The Leftovers (TV series)


Rating: A

How do you write about a show like The Leftovers? The first five episodes of the show were probably the most depressing I have ever watched for some time. Dealing with the lives of the people who lost families and friends in an event called the Sudden Departure where two percent of the global population disappeared- this is definitely no light TV serving. And yet, you stick to it — intrigued, puzzled and more importantly relating to the characters and their often futile attempts at normality and sanity. But as Emily Nussbaum’s review similarly observes, a sudden shift in tone and pace takes place in episode 6 (The Guest) with a focus on one of the most compelling characters of the series, Nora Durst (played by Carrie Coon) and an episode of stolen identity and magical hugs. It reminds me of a Gabriel Garcia Marquez short story—- of surreal events brought around or happening in the most mundane circumstances.

A hard-sell of a show but a satisfying think piece for those who are brave enough to take the plunge.



Black Sails (Season 1)


Rating: B

Just finished the first season of Starz’ Black Sails and in true Starz fashion, there was a lot of violence and sex in the series. But just like Starz’ other shows such as Spartacus and Pillars of the Earth, there is more to these series than gratuitous nudity and unnecessary gore. True, these elements are great ratings bait but beyond that, Starz managed to carve a niche for itself- showcasing bold shows that aren’t completely zombie fodder.

Black Sails is a prequel to Robert Louis Stevenson‘s novel Treasure Island and tells the story of a band of pirates under the command of Captain James Flint and their quarry, Spanish treasure galleon Urca de LimaThe first few episodes, introducing the characters and painting a picture of the Golden Age of Piracy boasts great cinematography and believable effects but doesn’t quite sell the characters quite well. Propelled by an engaging plot and dangling a number of loose ends, the show gets better as it draws to the end of its eight-episode season, ensuring that audience would definitely want to stick around for season 2.

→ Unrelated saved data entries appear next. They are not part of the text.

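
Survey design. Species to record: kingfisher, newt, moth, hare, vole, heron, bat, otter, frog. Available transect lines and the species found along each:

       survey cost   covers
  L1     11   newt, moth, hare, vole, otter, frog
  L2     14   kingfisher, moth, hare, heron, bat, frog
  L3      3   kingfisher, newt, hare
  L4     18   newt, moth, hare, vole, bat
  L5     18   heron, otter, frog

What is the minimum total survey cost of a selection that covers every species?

25

L1, L2 cover every species at survey cost 11 + 14 = 25.
Any cover uses at least 2 transects; among all covering selections none totals below 25.
Greedy by coverage-per-survey cost would pick L3, L1, L2 for 28 — worse than the optimum 25.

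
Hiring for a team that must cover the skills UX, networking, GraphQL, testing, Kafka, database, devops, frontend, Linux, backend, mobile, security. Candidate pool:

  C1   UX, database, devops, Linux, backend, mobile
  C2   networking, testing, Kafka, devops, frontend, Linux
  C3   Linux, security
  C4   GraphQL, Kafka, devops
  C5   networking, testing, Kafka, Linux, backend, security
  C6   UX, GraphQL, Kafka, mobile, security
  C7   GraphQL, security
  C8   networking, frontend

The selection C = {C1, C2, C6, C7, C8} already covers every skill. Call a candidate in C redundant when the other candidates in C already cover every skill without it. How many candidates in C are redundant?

3

Drop C1: database, backend uncovered — not redundant.
Drop C2: testing uncovered — not redundant.
Drop C6: the rest still cover every skill — redundant.
Drop C7: the rest still cover every skill — redundant.
Drop C8: the rest still cover every skill — redundant.
3 redundant: C6, C7, C8.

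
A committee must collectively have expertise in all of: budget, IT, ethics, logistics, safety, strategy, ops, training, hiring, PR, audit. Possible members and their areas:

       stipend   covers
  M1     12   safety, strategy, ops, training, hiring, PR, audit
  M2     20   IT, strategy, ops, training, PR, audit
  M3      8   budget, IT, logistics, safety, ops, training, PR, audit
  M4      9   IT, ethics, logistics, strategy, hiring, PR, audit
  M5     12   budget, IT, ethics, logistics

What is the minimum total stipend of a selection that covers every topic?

17

M3, M4 cover every topic at stipend 8 + 9 = 17.
Any cover uses at least 2 members; among all covering selections none totals below 17.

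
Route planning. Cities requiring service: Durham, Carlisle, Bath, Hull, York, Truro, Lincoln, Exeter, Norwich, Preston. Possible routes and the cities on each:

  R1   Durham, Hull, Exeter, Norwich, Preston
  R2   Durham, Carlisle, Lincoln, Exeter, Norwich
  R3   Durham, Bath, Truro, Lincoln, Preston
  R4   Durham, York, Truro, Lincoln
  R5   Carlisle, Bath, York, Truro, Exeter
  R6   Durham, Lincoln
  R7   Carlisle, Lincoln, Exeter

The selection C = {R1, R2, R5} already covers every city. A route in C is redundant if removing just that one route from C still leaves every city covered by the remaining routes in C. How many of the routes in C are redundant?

Drop R1: Hull, Preston uncovered — not redundant.
Drop R2: Lincoln uncovered — not redundant.
Drop R5: Bath, York, Truro uncovered — not redundant.
None of the routes in C is redundant.

0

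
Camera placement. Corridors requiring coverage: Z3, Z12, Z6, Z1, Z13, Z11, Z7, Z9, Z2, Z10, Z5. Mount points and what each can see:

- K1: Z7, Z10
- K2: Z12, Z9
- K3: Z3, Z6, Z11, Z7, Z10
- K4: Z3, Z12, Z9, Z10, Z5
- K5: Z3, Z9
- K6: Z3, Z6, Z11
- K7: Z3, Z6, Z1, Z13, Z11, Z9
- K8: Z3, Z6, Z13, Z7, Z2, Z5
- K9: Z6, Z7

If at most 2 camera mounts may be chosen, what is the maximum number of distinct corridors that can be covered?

9

Choosing K4, K7 covers {Z3, Z12, Z6, Z1, Z13, Z11, Z9, Z10, Z5} — 9 corridors.
No choice of 2 camera mounts does better; here Z7, Z2 are left uncovered.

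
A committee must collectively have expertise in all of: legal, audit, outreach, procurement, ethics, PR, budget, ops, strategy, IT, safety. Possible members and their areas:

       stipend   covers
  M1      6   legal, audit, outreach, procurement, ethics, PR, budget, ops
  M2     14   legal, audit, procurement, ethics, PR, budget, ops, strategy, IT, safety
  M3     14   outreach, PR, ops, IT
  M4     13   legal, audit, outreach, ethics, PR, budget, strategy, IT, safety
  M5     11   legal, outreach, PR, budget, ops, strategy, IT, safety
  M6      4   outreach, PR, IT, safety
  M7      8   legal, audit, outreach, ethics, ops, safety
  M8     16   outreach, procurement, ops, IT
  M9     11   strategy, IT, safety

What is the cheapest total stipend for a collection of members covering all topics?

17

M1, M5 cover every topic at stipend 6 + 11 = 17.
Any cover uses at least 2 members; among all covering selections none totals below 17.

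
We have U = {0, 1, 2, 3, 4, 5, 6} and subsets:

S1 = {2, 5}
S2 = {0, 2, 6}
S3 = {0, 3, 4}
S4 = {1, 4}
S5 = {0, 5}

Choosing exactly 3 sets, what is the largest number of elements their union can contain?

Choosing S1, S2, S3 covers {0, 2, 3, 4, 5, 6} — 6 elements.
No choice of 3 sets does better; here 1 is left uncovered.

6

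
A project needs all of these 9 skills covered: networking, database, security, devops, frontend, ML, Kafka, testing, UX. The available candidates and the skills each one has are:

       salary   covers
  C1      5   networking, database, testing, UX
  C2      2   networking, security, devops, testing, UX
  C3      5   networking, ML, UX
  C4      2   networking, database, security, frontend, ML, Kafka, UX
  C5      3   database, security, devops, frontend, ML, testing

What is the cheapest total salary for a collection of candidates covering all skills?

C2, C4 cover every skill at salary 2 + 2 = 4.
Any cover uses at least 2 candidates; among all covering selections none totals below 4.

4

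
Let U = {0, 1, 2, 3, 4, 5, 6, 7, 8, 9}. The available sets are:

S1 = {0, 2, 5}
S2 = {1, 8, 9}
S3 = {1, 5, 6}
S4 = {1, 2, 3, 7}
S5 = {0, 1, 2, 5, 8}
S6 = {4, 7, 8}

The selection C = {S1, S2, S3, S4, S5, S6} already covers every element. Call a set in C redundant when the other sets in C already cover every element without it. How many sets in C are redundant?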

Overall, it’s a good but not great show. I’ve already read a number of reviews and many are in agreement that character development is lacking in the first season. However, reviews grow more positive in the succeeding seasons. And despite the not so stellar turnout of the first season, it has managed to pique my curiosity and I intend to find out what happens in the next season.



Preacher (Season 1)


Preacher  developed by Sam Catlin, Evan Goldberg, and Seth Rogen for AMC starring Dominic Cooper is a welcome addition to my list of top shows to watch. A dark comedy featuring a small-town preacher with a dubious past who suddenly becomes a host to a mysterious entity that allows him to literally compel people to think and act in a certain way through speech. Initially half-heartedly taking on his father’s church and duties, Jesse Custer upon discovering his new abilities, realizes that he now has the power to effect actual change to the lives of his flock. Naturally, everything comes with a price and we see him making more problems that actually solving them. In one of the best moments of the show, he accidentally sends a teenager, Eugene Root / “Arseface”, to hell. Throw into the mix, his Irish, vampire best friend, Cassidy who quite literally dropped down from the sky and his extremely capable ex-girlfriend,  Tulip O’Hare and you have a rip-roaring fun show that doesn’t shy from asking questions often skirted by other shows who are often too quick to borrow religious elements but would rather gloss over the tricky parts.

Aside from the great acting particularly from Ruth Negga and Dominic Cooper, the show’s season finale is one for the books. Don’t take my word for it and watch it.

Legion (2017)


I just finished the first season of Legion, created for FX by Noah Hawley, based on the Marvel Comics character David Haller / Legion and I must say that I now hooked. I had my doubts with the first couple episodes its paltry eight-episode season but I now only have respect for Noah Hawley’s work on this rather difficult Marvel character. The show is praised for its departure from the now all too familiar superhero trope. My initial reservations about the show are due to its rather off-beat humor and quirky sets which I must say takes a couple of episodes to get used to. However, with its questions about the nature of reality and its portrayal of mental illness, the treatment of the show makes perfect sense.

It remains to be seen if the show will succeed in drawing in more viewers for its next season as I am certain that despite the initial hype of the show, may of those who watched the first episodes have not completed the show until its amazing season finale (and enticing mid-credits scene). If you are one of those people, I recommend watching the whole season you won’t be disappointed. If only to see the excellent work that Dan Stevens and Aubrey Plaza deliver on the show.